The age of the trees roughly mirrors my own. I barely remember when my parents' house was new. It was then the home of my Aunt Mary and her son, my cousin, Tom. It became my home when I was in sixth grade, I suppose, partly because my parents probably got a "deal" and, I can only imagine that there was a reluctance to let it - holding all those memories - leave the family. It was THE house. All the aunts and cousins congregated there.
My mother immigrated from Northern Ireland to Southern California. Could she have chosen a place that differed more from her first home? Perhaps not, but it is where two of her siblings had gone, and she followed. Gradually, all her siblings joined in the migration, concluding with their mother and two youngest girls. They were six girls and a brother, Patrick (of course). They all married in the New World and had children, "The Cousins". Aunt Mary's marriage to a wild Irishman did not last, and her large house became the center of the world for the sisters and their kids. One of the attractions was that Granny (their mother) lived there. Others were the large backyard and the absence of the husband, probably. The sisters sat comfortably around the kitchen table drinking tea and playing scrabble - cut-throat scrabble - unconcerned that "the man of the house" might come home and they would have to slink out. It's an Irish thing.
My memories of this house involve Big Wheels, sneaking frosted animal crackers from the kitchen drawer, being chased with The Wooden Spoon, catching tiny butterflies, eating Cap'n Crunch and Quisp cereals, selling plums from the tree in the backyard. This is not the tree that is aging, though. The plum tree died young.
The house later became my family home and took on new memories, built around my sister and brother and growing up with our parents, high school and college, leaving and returning and leaving again. Returning as a guest with our own children. And always aging. A little older each time. My kids, me, my siblings and, especially my parents. It's an aching pain to see your parents grow old. The house also shows signs of aging. Warehouse-like, it holds not just the memories of years past, but also the things of years past! My mother is not one of those who throws out everything. She is a sentimental saver. It may be appropriate that my dad was a geologist, as the strata of incarnate memories have been preserved over the ages in sentimental sediment in that property!

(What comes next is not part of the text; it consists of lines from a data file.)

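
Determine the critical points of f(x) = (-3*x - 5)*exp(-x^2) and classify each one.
f'(x) = (2*x*(3*x + 5) - 3)*exp(-x^2)

Solve f'(x) = 0:
  f'(x) = (6*x^2 + 10*x - 3)·exp(-x^2) and exp(-x^2) > 0 for every x, so f'(x) = 0 ⇔ 6*x^2 + 10*x - 3 = 0.
  6*x^2 + 10*x - 3 = 0 has no rational roots; quadratic formula: x = (-10 ± √172)/12.
  ⇒ x = -sqrt(43)/6 - 5/6 ≈ -1.9262, -5/6 + sqrt(43)/6 ≈ 0.2596

f''(x) = 2*(-6*x^3 - 10*x^2 + 9*x + 5)*exp(-x^2)
Second-derivative test at each critical point:
  f''(-1.9262) = -0.3209 < 0 → local maximum
  f''(0.2596) = 12.2603 > 0 → local minimum

Critical points: x = -sqrt(43)/6 - 5/6 ≈ -1.9262 (local maximum); x = -5/6 + sqrt(43)/6 ≈ 0.2596 (local minimum)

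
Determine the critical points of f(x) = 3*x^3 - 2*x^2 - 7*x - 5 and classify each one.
f'(x) = 9*x^2 - 4*x - 7

Solve f'(x) = 0:
  9*x^2 - 4*x - 7 = 0 has no rational roots; quadratic formula: x = (4 ± √268)/18.
  ⇒ x = 2/9 - sqrt(67)/9 ≈ -0.6873, 2/9 + sqrt(67)/9 ≈ 1.1317

f''(x) = 18*x - 4
Second-derivative test at each critical point:
  f''(-0.6873) = -16.3707 < 0 → local maximum
  f''(1.1317) = 16.3707 > 0 → local minimum

Critical points: x = 2/9 - sqrt(67)/9 ≈ -0.6873 (local maximum); x = 2/9 + sqrt(67)/9 ≈ 1.1317 (local minimum)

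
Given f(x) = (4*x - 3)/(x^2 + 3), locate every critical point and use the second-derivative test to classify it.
f'(x) = 2*(-2*x^2 + 3*x + 6)/(x^4 + 6*x^2 + 9)

Solve f'(x) = 0:
  f'(x) = -2*(2*x^2 - 3*x - 6)/(x^2 + 3)^2; the denominator is positive wherever f is defined, so f'(x) = 0 ⇔ -4*x^2 + 6*x + 12 = 0.
  Factor: -4*x^2 + 6*x + 12 = -2*(2*x^2 - 3*x - 6); 2*x^2 - 3*x - 6 = 0 has no rational roots; quadratic formula: x = (3 ± √57)/4.
  ⇒ x = 3/4 - sqrt(57)/4 ≈ -1.1375, 3/4 + sqrt(57)/4 ≈ 2.6375

f''(x) = 2*(4*x^2*(4*x - 3) + 3*(1 - 4*x)*(x^2 + 3))/(x^2 + 3)^3
Second-derivative test at each critical point:
  f''(-1.1375) = 0.8190 > 0 → local minimum
  f''(2.6375) = -0.1523 < 0 → local maximum

Critical points: x = 3/4 - sqrt(57)/4 ≈ -1.1375 (local minimum); x = 3/4 + sqrt(57)/4 ≈ 2.6375 (local maximum)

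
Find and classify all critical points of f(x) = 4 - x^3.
f'(x) = -3*x^2

Solve f'(x) = 0:
  ⇒ x = 0

f''(x) = -6*x
Second-derivative test at each critical point:
  f''(0) = 0, so the second-derivative test is inconclusive; use the first-derivative test: f'(-1/4) = -0.1875, f'(1/4) = -0.1875 — f' is negative on both sides (no sign change) → neither a local maximum nor a local minimum

Critical points: x = 0 (neither)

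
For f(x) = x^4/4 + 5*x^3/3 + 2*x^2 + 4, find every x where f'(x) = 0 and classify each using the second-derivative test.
f'(x) = x*(x^2 + 5*x + 4)

Solve f'(x) = 0:
  Factor: x^3 + 5*x^2 + 4*x = x*(x + 1)*(x + 4) = 0.
  ⇒ x = -4, -1, 0

f''(x) = 3*x^2 + 10*x + 4
Second-derivative test at each critical point:
  f''(-4) = 12 > 0 → local minimum
  f''(-1) = -3 < 0 → local maximum
  f''(0) = 4 > 0 → local minimum

Critical points: x = -4 (local minimum); x = -1 (local maximum); x = 0 (local minimum)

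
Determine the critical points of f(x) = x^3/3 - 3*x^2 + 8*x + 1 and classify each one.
f'(x) = x^2 - 6*x + 8

Solve f'(x) = 0:
  Factor: x^2 - 6*x + 8 = (x - 4)*(x - 2) = 0.
  ⇒ x = 2, 4

f''(x) = 2*x - 6
Second-derivative test at each critical point:
  f''(2) = -2 < 0 → local maximum
  f''(4) = 2 > 0 → local minimum

Critical points: x = 2 (local maximum); x = 4 (local minimum)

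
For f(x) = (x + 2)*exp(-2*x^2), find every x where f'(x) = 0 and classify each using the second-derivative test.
f'(x) = (-4*x*(x + 2) + 1)*exp(-2*x^2)

Solve f'(x) = 0:
  f'(x) = (-4*x^2 - 8*x + 1)·exp(-2*x^2) and exp(-2*x^2) > 0 for every x, so f'(x) = 0 ⇔ -4*x^2 - 8*x + 1 = 0.
  4*x^2 + 8*x - 1 = 0 has no rational roots; quadratic formula: x = (-8 ± √80)/8.
  ⇒ x = -sqrt(5)/2 - 1 ≈ -2.1180, -1 + sqrt(5)/2 ≈ 0.1180

f''(x) = 4*(4*x^2*(x + 2) - 3*x - 2)*exp(-2*x^2)
Second-derivative test at each critical point:
  f''(-2.1180) = 0.0011 > 0 → local minimum
  f''(0.1180) = -8.6985 < 0 → local maximum

Critical points: x = -sqrt(5)/2 - 1 ≈ -2.1180 (local minimum); x = -1 + sqrt(5)/2 ≈ 0.1180 (local maximum)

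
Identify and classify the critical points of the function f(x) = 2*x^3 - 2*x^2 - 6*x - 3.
f'(x) = 6*x^2 - 4*x - 6

Solve f'(x) = 0:
  Factor: 6*x^2 - 4*x - 6 = 2*(3*x^2 - 2*x - 3); 3*x^2 - 2*x - 3 = 0 has no rational roots; quadratic formula: x = (2 ± √40)/6.
  ⇒ x = 1/3 - sqrt(10)/3 ≈ -0.7208, 1/3 + sqrt(10)/3 ≈ 1.3874

f''(x) = 12*x - 4
Second-derivative test at each critical point:
  f''(-0.7208) = -12.6491 < 0 → local maximum
  f''(1.3874) = 12.6491 > 0 → local minimum

Critical points: x = 1/3 - sqrt(10)/3 ≈ -0.7208 (local maximum); x = 1/3 + sqrt(10)/3 ≈ 1.3874 (local minimum)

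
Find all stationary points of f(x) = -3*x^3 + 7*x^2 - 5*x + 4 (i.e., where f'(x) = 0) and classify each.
f'(x) = -9*x^2 + 14*x - 5

Solve f'(x) = 0:
  Factor: -9*x^2 + 14*x - 5 = -(x - 1)*(9*x - 5) = 0.
  ⇒ x = 5/9, 1

f''(x) = 14 - 18*x
Second-derivative test at each critical point:
  f''(5/9) = 4 > 0 → local minimum
  f''(1) = -4 < 0 → local maximum

Critical points: x = 5/9 (local minimum); x = 1 (local maximum)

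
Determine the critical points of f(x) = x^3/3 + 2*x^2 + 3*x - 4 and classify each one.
f'(x) = x^2 + 4*x + 3

Solve f'(x) = 0:
  Factor: x^2 + 4*x + 3 = (x + 1)*(x + 3) = 0.
  ⇒ x = -3, -1

f''(x) = 2*x + 4
Second-derivative test at each critical point:
  f''(-3) = -2 < 0 → local maximum
  f''(-1) = 2 > 0 → local minimum

Critical points: x = -3 (local maximum); x = -1 (local minimum)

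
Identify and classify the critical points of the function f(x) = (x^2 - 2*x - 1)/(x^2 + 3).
f'(x) = 2*(x^2 + 4*x - 3)/(x^4 + 6*x^2 + 9)

Solve f'(x) = 0:
  f'(x) = 2*(x^2 + 4*x - 3)/(x^2 + 3)^2; the denominator is positive wherever f is defined, so f'(x) = 0 ⇔ 2*x^2 + 8*x - 6 = 0.
  Factor: 2*x^2 + 8*x - 6 = 2*(x^2 + 4*x - 3); x^2 + 4*x - 3 = 0 has no rational roots; quadratic formula: x = (-4 ± √28)/2.
  ⇒ x = -sqrt(7) - 2 ≈ -4.6458, -2 + sqrt(7) ≈ 0.6458

f''(x) = 4*(-x^3 - 6*x^2 + 9*x + 6)/(x^6 + 9*x^4 + 27*x^2 + 27)
Second-derivative test at each critical point:
  f''(-4.6458) = -0.0175 < 0 → local maximum
  f''(0.6458) = 0.9064 > 0 → local minimum

Critical points: x = -sqrt(7) - 2 ≈ -4.6458 (local maximum); x = -2 + sqrt(7) ≈ 0.6458 (local minimum)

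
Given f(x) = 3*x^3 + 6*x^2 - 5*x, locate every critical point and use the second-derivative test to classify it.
f'(x) = 9*x^2 + 12*x - 5

Solve f'(x) = 0:
  Factor: 9*x^2 + 12*x - 5 = (3*x - 1)*(3*x + 5) = 0.
  ⇒ x = -5/3, 1/3

f''(x) = 18*x + 12
Second-derivative test at each critical point:
  f''(-5/3) = -18 < 0 → local maximum
  f''(1/3) = 18 > 0 → local minimum

Critical points: x = -5/3 (local maximum); x = 1/3 (local minimum)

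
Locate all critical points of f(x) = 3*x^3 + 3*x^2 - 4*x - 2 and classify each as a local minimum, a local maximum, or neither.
f'(x) = 9*x^2 + 6*x - 4

Solve f'(x) = 0:
  9*x^2 + 6*x - 4 = 0 has no rational roots; quadratic formula: x = (-6 ± √180)/18.
  ⇒ x = -sqrt(5)/3 - 1/3 ≈ -1.0787, -1/3 + sqrt(5)/3 ≈ 0.4120

f''(x) = 18*x + 6
Second-derivative test at each critical point:
  f''(-1.0787) = -13.4164 < 0 → local maximum
  f''(0.4120) = 13.4164 > 0 → local minimum

Critical points: x = -sqrt(5)/3 - 1/3 ≈ -1.0787 (local maximum); x = -1/3 + sqrt(5)/3 ≈ 0.4120 (local minimum)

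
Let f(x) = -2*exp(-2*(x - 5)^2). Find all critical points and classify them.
f'(x) = 8*(x - 5)*exp(-2*(x - 5)^2)

Solve f'(x) = 0:
  f'(x) = (8*x - 40)·exp(-2*(x - 5)^2) and exp(-2*(x - 5)^2) > 0 for every x, so f'(x) = 0 ⇔ 8*x - 40 = 0.
  Factor: 8*x - 40 = 8*(x - 5) = 0.
  ⇒ x = 5

f''(x) = 8*(1 - 4*(x - 5)^2)*exp(-2*(x - 5)^2)
Second-derivative test at each critical point:
  f''(5) = 8 > 0 → local minimum

Critical points: x = 5 (local minimum)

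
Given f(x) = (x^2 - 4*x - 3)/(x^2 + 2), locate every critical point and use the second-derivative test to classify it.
f'(x) = 2*(2*x^2 + 5*x - 4)/(x^4 + 4*x^2 + 4)

Solve f'(x) = 0:
  f'(x) = 2*(2*x^2 + 5*x - 4)/(x^2 + 2)^2; the denominator is positive wherever f is defined, so f'(x) = 0 ⇔ 4*x^2 + 10*x - 8 = 0.
  Factor: 4*x^2 + 10*x - 8 = 2*(2*x^2 + 5*x - 4); 2*x^2 + 5*x - 4 = 0 has no rational roots; quadratic formula: x = (-5 ± √57)/4.
  ⇒ x = -sqrt(57)/4 - 5/4 ≈ -3.1375, -5/4 + sqrt(57)/4 ≈ 0.6375

f''(x) = 2*(-4*x^3 - 15*x^2 + 24*x + 10)/(x^6 + 6*x^4 + 12*x^2 + 8)
Second-derivative test at each critical point:
  f''(-3.1375) = -0.1076 < 0 → local maximum
  f''(0.6375) = 2.6076 > 0 → local minimum

Critical points: x = -sqrt(57)/4 - 5/4 ≈ -3.1375 (local maximum); x = -5/4 + sqrt(57)/4 ≈ 0.6375 (local minimum)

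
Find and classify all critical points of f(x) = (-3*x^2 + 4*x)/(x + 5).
f'(x) = (-3*x^2 - 30*x + 20)/(x^2 + 10*x + 25)

Solve f'(x) = 0:
  f'(x) = -(3*x^2 + 30*x - 20)/(x + 5)^2; the denominator is positive wherever f is defined, so f'(x) = 0 ⇔ -3*x^2 - 30*x + 20 = 0.
  3*x^2 + 30*x - 20 = 0 has no rational roots; quadratic formula: x = (-30 ± √1140)/6.
  ⇒ x = -sqrt(285)/3 - 5 ≈ -10.6273, -5 + sqrt(285)/3 ≈ 0.6273

f''(x) = -190/(x^3 + 15*x^2 + 75*x + 125)
Second-derivative test at each critical point:
  f''(-10.6273) = 1.0662 > 0 → local minimum
  f''(0.6273) = -1.0662 < 0 → local maximum

Critical points: x = -sqrt(285)/3 - 5 ≈ -10.6273 (local minimum); x = -5 + sqrt(285)/3 ≈ 0.6273 (local maximum)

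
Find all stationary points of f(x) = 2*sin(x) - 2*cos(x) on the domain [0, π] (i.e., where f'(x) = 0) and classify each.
f'(x) = 2*sqrt(2)*sin(x + pi/4)

Solve f'(x) = 0 on [0, π]:
  f'(x) = 0 ⇔ 2*cos(x) = -2*sin(x) ⇔ tan(x) = -1, i.e. x = arctan(-1) + nπ; keep the solutions lying in [0, π].
  ⇒ x = 3*pi/4 ≈ 2.3562

f''(x) = 2*sqrt(2)*cos(x + pi/4)
Second-derivative test at each critical point:
  f''(2.3562) = -2.8284 < 0 → local maximum

Critical points: x = 3*pi/4 ≈ 2.3562 (local maximum)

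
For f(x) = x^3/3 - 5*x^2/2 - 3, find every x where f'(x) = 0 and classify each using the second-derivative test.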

It was this past summer - not officially over as I write - that I took notice of the aging of the house, the neighborhood, the whole area - and in particular, the trees. The trees along the street were part of the original landscaping throughout the housing tract. It is those trees that have been in the background of my life, but that I have never really noticed changing prior to this summer. I made three trips "back home" to see my dad as he was hospitalized with what turned out to be his final illness. He was looking old. I must have been looking old, too. He took my hand leaned in toward me and (I was expecting something poignant) asked me, "Would you dye your hair?" !!! He wanted me to look like me - as he remembered. I was going for the naturally graying-and-growing-in-wisdom look. Of course I colored my hair for him!
The trees in front of the house, in the neighborhood and all around town all showed the years with thicker trunks, rougher, more knobby bark, shaggier leaves. They have stood there, witnesses, aging with us, and everything else around them.
I know how you feel, trees. Life does that to us.